Design and construction
- Architect: Edmund Aikin

Listed Building – Grade II*
- Official name: Wellington Rooms (now The Irish Centre)
- Designated: 28 June 1952
- Reference no.: 1208360

= Wellington Rooms, Liverpool =

Historic building in Liverpool, England

The Wellington Rooms, also known as the former Irish Centre, is a Regency building in Liverpool, England. Designed as assembly rooms, the building is situated on Mount Pleasant, close to Liverpool Metropolitan Cathedral.

The building has been closed since 1997, with emergency repair work taking place in 2018 to preserve it for future use.

==History==
The Neoclassical building was designed by the architect Edmund Aikin and built between 1815-16 as a subscription assembly room for the Wellington Club. It was originally used by high society for assemblies, dance balls and parties. The Wellington Club was wound up in 1922.

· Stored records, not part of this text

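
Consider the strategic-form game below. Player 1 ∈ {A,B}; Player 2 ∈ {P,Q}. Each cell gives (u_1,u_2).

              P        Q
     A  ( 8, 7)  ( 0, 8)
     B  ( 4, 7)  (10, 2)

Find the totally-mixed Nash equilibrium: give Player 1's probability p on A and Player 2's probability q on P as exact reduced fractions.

P1 indiff ⇒ q·8+(1-q)·0 = q·4+(1-q)·10 ⇒ q(4) = (1-q)(10) ⇒ q = 5/7
P2 indiff ⇒ p·7+(1-p)·7 = p·8+(1-p)·2 ⇒ p(-1) = (1-p)(-5) ⇒ p = 5/6

(p,q) = (5/6, 5/7)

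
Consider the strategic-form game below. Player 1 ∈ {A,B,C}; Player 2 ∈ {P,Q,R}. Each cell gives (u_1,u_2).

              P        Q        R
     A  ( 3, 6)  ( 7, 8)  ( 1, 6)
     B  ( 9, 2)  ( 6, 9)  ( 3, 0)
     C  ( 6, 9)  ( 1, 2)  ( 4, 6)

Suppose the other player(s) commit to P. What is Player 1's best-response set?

u_1(A vs P) = 3
u_1(B vs P) = 9
u_1(C vs P) = 6
max payoff 9 at {B}

P1 best: {B}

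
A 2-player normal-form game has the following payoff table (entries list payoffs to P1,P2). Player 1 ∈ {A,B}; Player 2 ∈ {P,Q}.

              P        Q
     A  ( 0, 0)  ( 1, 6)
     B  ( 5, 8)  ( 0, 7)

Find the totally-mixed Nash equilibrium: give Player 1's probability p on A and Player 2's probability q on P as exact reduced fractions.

P1 indiff ⇒ q·0+(1-q)·1 = q·5+(1-q)·0 ⇒ q(-5) = (1-q)(-1) ⇒ q = 1/6
P2 indiff ⇒ p·0+(1-p)·8 = p·6+(1-p)·7 ⇒ p(-6) = (1-p)(-1) ⇒ p = 1/7

p=1/7, q=1/6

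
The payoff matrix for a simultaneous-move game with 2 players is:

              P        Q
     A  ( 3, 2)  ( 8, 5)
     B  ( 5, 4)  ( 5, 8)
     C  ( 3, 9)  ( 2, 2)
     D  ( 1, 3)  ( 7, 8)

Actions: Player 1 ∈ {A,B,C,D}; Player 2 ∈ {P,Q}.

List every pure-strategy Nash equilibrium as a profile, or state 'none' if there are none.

NE set: (A,Q)

(A,P): not NE [P1→B gives 5>3; P2→Q gives 5>2]
(A,Q): NE
(B,P): not NE [P2→Q gives 8>4]
(B,Q): not NE [P1→A gives 8>5]
(C,P): not NE [P1→B gives 5>3]
(C,Q): not NE [P1→A gives 8>2; P2→P gives 9>2]
(D,P): not NE [P1→B gives 5>1; P2→Q gives 8>3]
(D,Q): not NE [P1→A gives 8>7]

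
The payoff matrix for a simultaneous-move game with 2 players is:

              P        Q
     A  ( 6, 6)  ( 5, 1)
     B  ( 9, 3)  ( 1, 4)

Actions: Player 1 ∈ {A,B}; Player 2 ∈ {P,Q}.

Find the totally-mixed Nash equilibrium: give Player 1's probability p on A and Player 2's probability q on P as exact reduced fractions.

P1 mixes 1/6 on A; P2 mixes 4/7 on P

P1 indiff ⇒ q·6+(1-q)·5 = q·9+(1-q)·1 ⇒ q(-3) = (1-q)(-4) ⇒ q = 4/7
P2 indiff ⇒ p·6+(1-p)·3 = p·1+(1-p)·4 ⇒ p(5) = (1-p)(1) ⇒ p = 1/6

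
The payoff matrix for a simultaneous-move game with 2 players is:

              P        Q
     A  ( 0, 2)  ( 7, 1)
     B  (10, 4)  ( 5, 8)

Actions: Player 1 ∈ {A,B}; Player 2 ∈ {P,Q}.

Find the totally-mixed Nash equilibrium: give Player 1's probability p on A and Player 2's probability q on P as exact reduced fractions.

P1 indiff ⇒ q·0+(1-q)·7 = q·10+(1-q)·5 ⇒ q(-10) = (1-q)(-2) ⇒ q = 1/6
P2 indiff ⇒ p·2+(1-p)·4 = p·1+(1-p)·8 ⇒ p(1) = (1-p)(4) ⇒ p = 4/5

p=4/5, q=1/6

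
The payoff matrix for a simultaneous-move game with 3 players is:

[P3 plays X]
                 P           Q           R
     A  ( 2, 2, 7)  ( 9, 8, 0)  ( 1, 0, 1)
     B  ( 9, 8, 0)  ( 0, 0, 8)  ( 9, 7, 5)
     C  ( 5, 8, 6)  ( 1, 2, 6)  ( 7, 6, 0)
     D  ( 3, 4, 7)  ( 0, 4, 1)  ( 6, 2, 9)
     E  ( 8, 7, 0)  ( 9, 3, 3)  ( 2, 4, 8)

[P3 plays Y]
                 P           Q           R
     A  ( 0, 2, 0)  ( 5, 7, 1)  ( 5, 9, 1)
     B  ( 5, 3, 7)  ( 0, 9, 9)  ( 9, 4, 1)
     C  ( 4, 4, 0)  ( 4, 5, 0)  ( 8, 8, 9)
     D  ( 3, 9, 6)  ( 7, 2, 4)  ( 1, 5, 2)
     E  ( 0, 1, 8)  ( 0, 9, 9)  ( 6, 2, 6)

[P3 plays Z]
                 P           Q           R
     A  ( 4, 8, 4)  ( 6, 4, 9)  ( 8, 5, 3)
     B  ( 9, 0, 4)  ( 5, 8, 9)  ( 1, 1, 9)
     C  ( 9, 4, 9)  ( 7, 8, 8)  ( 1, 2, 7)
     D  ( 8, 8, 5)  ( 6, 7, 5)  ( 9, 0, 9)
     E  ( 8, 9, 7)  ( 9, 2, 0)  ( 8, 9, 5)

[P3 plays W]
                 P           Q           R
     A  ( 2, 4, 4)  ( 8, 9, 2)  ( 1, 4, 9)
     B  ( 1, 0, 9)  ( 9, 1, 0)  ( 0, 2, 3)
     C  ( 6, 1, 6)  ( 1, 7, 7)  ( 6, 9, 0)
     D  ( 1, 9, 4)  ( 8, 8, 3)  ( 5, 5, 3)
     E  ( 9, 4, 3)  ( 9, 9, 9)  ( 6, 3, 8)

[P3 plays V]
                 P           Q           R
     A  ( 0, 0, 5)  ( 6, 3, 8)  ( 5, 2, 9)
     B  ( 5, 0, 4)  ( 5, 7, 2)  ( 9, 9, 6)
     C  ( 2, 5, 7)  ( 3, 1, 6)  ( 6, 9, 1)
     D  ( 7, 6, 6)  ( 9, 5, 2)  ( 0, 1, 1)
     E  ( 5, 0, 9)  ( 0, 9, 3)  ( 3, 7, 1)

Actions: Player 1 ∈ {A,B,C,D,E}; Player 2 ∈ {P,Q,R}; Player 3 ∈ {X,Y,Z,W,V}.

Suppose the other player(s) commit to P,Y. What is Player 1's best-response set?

u_1(A vs P,Y) = 0
u_1(B vs P,Y) = 5
u_1(C vs P,Y) = 4
u_1(D vs P,Y) = 3
u_1(E vs P,Y) = 0
max payoff 5 at {B}

P1 best: {B}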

Between 1923 and 1940 it was the Embassy Club and was used for tea dances, classes and weddings. During World War 2, the building became the first base for the Rodney Youth Centre, though bomb damage in 1941 affected all of the original ceilings with the exception of the ballroom.

The building officially opened as the Liverpool Irish Centre on 1 February 1965 hosting céilithe, music, drama performances as well as serving as a base for clubs and societies.
The Irish Centre relocated in the 1990s, and the building became derelict.

==Architecture==
The building was designed with a central entrance that leads into an octagonal room from which three further rooms can be accessed. These were originally used as a drawing room, refreshment room and ballroom. The building had three separate entrances which were intended for men, ladies and sedan-chairs & carriages.

The building is of red brick on a square corner plot, with a stone-faced frontage to Mount Pleasant, decorated with neo-classical motifs and a central bay entrance.

The Wellington Rooms were designated a listed building (Grade II*) in the 1950s, but this official protection did not prevent the property becoming derelict after the Irish Centre closed in 1997.

==Current status and proposed regeneration==
The building was placed on the national Heritage at Risk Register in 1999, and has been one of the sites featured in the Liverpool Echos Stop the Rot campaign.
The building suffers from dry rot, dampness and loss of plaster from walls and ceiling which has been exacerbated by repeated lead theft from the roof.

Plans were announced in 2016 to turn the building into a Science and Technology Hub as part of the Knowledge Quarter plans.

Emergency repairs were approved in November 2016, with the work intended to be started in February 2017. £121,000 was to be spent repairing the roof and walls to prevent water getting into the building with half the money coming from Liverpool City Council and half from Historic England. In October 2017, the Liverpool Echo reported that the awarding of the tender for the restoration work had been delayed from February and was hoped to be awarded that month. £100,000 of emergency works began in February 2018. The works aim to survey the roof with a view to making the building watertight so that further restoration work can be carried out at a later date. A public consultation was launched in March 2018 to hear suggestions from local people for future uses for the building.

As of May 2024, there are no plans in place for the building, other than a survey of its current state.